Il est où le bonheur, il est où ? … en Norvège ?


30 août 2017

 

La maison que j’ai louée cet été se trouve sur l’ile d’Osteroy. En plein mois d’août, il y fait 12 degrés et, souvent, il pleut. Pour acheter une bouteille de rosé (très chère), il faut se rendre dans un magasin Vinmonopolet, la chaine d’État qui détient le monopole de la distribution des spiritueux supérieurs à 4,75 degrés d’alcool. Quand j’ai demandé à la propriétaire de mon cottage la clé du garage à vélo, elle m’a dit que je n’en avais pas besoin puisque, « dans ce quartier, il n’y a pas eu de cambriolage depuis 100 ans ». Ce territoire, plus grand que l’Allemagne, ne compte que 5,2 millions d’habitants. Bienvenue en Norvège, le pays le plus heureux du monde selon le World Happiness Report de l’ONU. La Norvège y devance le Danemark, l’Islande et la Suisse, preuve que vivre dans un pays froid aux longues nuits d’hiver est supportable.
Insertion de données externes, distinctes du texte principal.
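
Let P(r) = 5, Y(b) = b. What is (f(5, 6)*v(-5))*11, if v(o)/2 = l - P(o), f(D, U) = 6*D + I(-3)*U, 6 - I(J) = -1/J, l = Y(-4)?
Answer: -12672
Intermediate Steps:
l = -4
I(J) = 6 + 1/J (I(J) = 6 - (-1)/J = 6 + 1/J)
f(D, U) = 6*D + 17*U/3 (f(D, U) = 6*D + (6 + 1/(-3))*U = 6*D + (6 - ⅓)*U = 6*D + 17*U/3)
v(o) = -18 (v(o) = 2*(-4 - 1*5) = 2*(-4 - 5) = 2*(-9) = -18)
(f(5, 6)*v(-5))*11 = ((6*5 + (17/3)*6)*(-18))*11 = ((30 + 34)*(-18))*11 = (64*(-18))*11 = -1152*11 = -12672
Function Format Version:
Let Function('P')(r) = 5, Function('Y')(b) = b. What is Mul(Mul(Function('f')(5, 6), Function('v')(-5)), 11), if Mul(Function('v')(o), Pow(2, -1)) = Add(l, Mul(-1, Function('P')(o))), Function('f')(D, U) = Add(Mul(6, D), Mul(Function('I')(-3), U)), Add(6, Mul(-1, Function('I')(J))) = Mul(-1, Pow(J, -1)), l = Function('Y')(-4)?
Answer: -12672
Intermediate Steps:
l = -4
Function('I')(J) = Add(6, Pow(J, -1)) (Function('I')(J) = Add(6, Mul(-1, Mul(-1, Pow(J, -1)))) = Add(6, Pow(J, -1)))
Function('f')(D, U) = Add(Mul(6, D), Mul(Rational(17, 3), U)) (Function('f')(D, U) = Add(Mul(6, D), Mul(Add(6, Pow(-3, -1)), U)) = Add(Mul(6, D), Mul(Add(6, Rational(-1, 3)), U)) = Add(Mul(6, D), Mul(Rational(17, 3), U)))
Function('v')(o) = -18 (Function('v')(o) = Mul(2, Add(-4, Mul(-1, 5))) = Mul(2, Add(-4, -5)) = Mul(2, -9) = -18)
Mul(Mul(Function('f')(5, 6), Function('v')(-5)), 11) = Mul(Mul(Add(Mul(6, 5), Mul(Rational(17, 3), 6)), -18), 11) = Mul(Mul(Add(30, 34), -18), 11) = Mul(Mul(64, -18), 11) = Mul(-1152, 11) = -12672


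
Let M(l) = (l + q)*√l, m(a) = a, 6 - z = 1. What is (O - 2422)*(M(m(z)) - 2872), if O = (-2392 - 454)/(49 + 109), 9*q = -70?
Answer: 553609592/79 + 4819025*√5/711 ≈ 7.0229e+6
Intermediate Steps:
z = 5 (z = 6 - 1*1 = 6 - 1 = 5)
q = -70/9 (q = (⅑)*(-70) = -70/9 ≈ -7.7778)
M(l) = √l*(-70/9 + l) (M(l) = (l - 70/9)*√l = (-70/9 + l)*√l = √l*(-70/9 + l))
O = -1423/79 (O = -2846/158 = -2846*1/158 = -1423/79 ≈ -18.013)
(O - 2422)*(M(m(z)) - 2872) = (-1423/79 - 2422)*(√5*(-70/9 + 5) - 2872) = -192761*(√5*(-25/9) - 2872)/79 = -192761*(-25*√5/9 - 2872)/79 = -192761*(-2872 - 25*√5/9)/79 = 553609592/79 + 4819025*√5/711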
« L’économie du bien-être » s’est considérablement développée ces dernières années, notamment pour résoudre le « paradoxe d’Easterlin ». En 1974, l’économiste Richard Easterlin avait souligné que l’augmentation du PIB d’un pays ne se traduisait pas nécessairement par une hausse du bien-être de ses habitants, pour deux raisons : d’une part, les individus ont tendance à s’adapter à l’amélioration de leur situation matérielle, et donc à en demander toujours plus ; d’autre part, l’amélioration de la situation des uns rend les autres jaloux. Finalement, selon Easterlin, la croissance économique est une course puérile qui n’apporte pas l’essentiel.
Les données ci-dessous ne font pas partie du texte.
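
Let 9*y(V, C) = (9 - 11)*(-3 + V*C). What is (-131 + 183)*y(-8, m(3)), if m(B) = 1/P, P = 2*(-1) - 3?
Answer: 728/45 ≈ 16.178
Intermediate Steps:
P = -5 (P = -2 - 3 = -5)
m(B) = -⅕ (m(B) = 1/(-5) = -⅕)
y(V, C) = ⅔ - 2*C*V/9 (y(V, C) = ((9 - 11)*(-3 + V*C))/9 = (-2*(-3 + C*V))/9 = (6 - 2*C*V)/9 = ⅔ - 2*C*V/9)
(-131 + 183)*y(-8, m(3)) = (-131 + 183)*(⅔ - 2/9*(-⅕)*(-8)) = 52*(⅔ - 16/45) = 52*(14/45) = 728/45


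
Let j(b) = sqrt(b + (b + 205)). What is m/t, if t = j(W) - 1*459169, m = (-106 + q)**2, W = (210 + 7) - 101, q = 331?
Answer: -23245430625/210836170124 - 50625*sqrt(437)/210836170124 ≈ -0.11026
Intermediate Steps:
W = 116 (W = 217 - 101 = 116)
j(b) = sqrt(205 + 2*b) (j(b) = sqrt(b + (205 + b)) = sqrt(205 + 2*b))
m = 50625 (m = (-106 + 331)**2 = 225**2 = 50625)
t = -459169 + sqrt(437) (t = sqrt(205 + 2*116) - 1*459169 = sqrt(205 + 232) - 459169 = sqrt(437) - 459169 = -459169 + sqrt(437) ≈ -4.5915e+5)
m/t = 50625/(-459169 + sqrt(437))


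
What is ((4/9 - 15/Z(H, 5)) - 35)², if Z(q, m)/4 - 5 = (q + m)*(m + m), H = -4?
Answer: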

Depuis 1974, les recherches en économie du bien-être ont infirmé le paradoxe d’Easterlin, et c’est ce qu’illustre le cas norvégien. On sait désormais que les revenus importent, comme l’espérance de vie, la qualité des relations sociales, la générosité des habitants, la liberté et la confiance dans les institutions. Dans ces domaines, la Norvège brille. Le PIB par habitant y est le deuxième du monde, derrière le Luxembourg ; l’espérance de vie à la naissance dépasse 82 ans ; la taille de l’État-providence n’empêche pas la dette publique d’être faible ; la corruption et l’insécurité sont quasiment inexistantes. Certes, la rente pétrolière continue d’apporter d’abondants revenus et emplois aux Norvégiens. Mais une source de pétrole n’est pas forcément une source de bien-être comme le savent les Vénézuéliens, les Algériens ou les Iraniens. Pour parfaire ce tableau, 98% de l’électricité produite dans le pays est d’origine renouvelable, essentiellement hydraulique.
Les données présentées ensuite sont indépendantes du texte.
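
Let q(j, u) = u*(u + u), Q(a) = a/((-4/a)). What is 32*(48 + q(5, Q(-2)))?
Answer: 1600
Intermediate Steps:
Q(a) = -a²/4 (Q(a) = a*(-a/4) = -a²/4)
q(j, u) = 2*u² (q(j, u) = u*(2*u) = 2*u²)
32*(48 + q(5, Q(-2))) = 32*(48 + 2*(-¼*(-2)²)²) = 32*(48 + 2*(-¼*4)²) = 32*(48 + 2*(-1)²) = 32*(48 + 2*1) = 32*(48 + 2) = 32*50 = 1600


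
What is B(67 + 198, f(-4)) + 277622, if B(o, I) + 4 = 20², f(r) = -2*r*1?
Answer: 278018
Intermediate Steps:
f(r) = -2*r
B(o, I) = 396 (B(o, I) = -4 + 20² = -4 + 400 = 396)
B(67 + 198, f(-4)) + 277622 = 396 + 277622 = 278018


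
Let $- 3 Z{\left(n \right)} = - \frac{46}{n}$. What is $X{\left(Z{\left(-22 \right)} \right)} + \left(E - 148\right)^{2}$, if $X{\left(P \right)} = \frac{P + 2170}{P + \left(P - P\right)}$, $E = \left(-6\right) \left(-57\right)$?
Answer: $\frac{794041}{23} \approx 34524.0$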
Le Président Macron doit-il s’inspirer du paradis norvégien pour faire de notre pays l’un des plus heureux au monde ? Ce n’est pas si simple. La Norvège a aussi ses problèmes, comme l’alcoolisme, un fléau de santé publique malgré les taxes et la réglementation de la distribution. En outre, la Norvège est plus facile à diriger que la France. L’état d’esprit reste fortement empreint de protestantisme, ce qui autorégule la société, les comportements un tant soit peu déviants étant prohibés par le contrôle social. La France est en outre un acteur central de la politique étrangère dans le monde, et a fortiori en Europe, ce qui n’est pas le cas de la Norvège.

Surtout, la politique publique ne doit pas viser le bonheur des individus mais le rendre possible. Le rôle de l’État, en France, comme en Norvège, est de permettre aux gens de réaliser leur vie. Flexibiliser le marché du travail, renforcer la formation professionnelle, mettre à niveau l’éducation primaire, solvabiliser l’État-providence, combattre le terrorisme : voilà ce que le Président Macron peut faire de mieux pour la qualité de vie des Français. Leur bonheur individuel, c’est à eux de s’en occuper. C’est d’offrir à leurs habitants la possibilité d’être heureux qui fait la grandeur des démocraties libérales.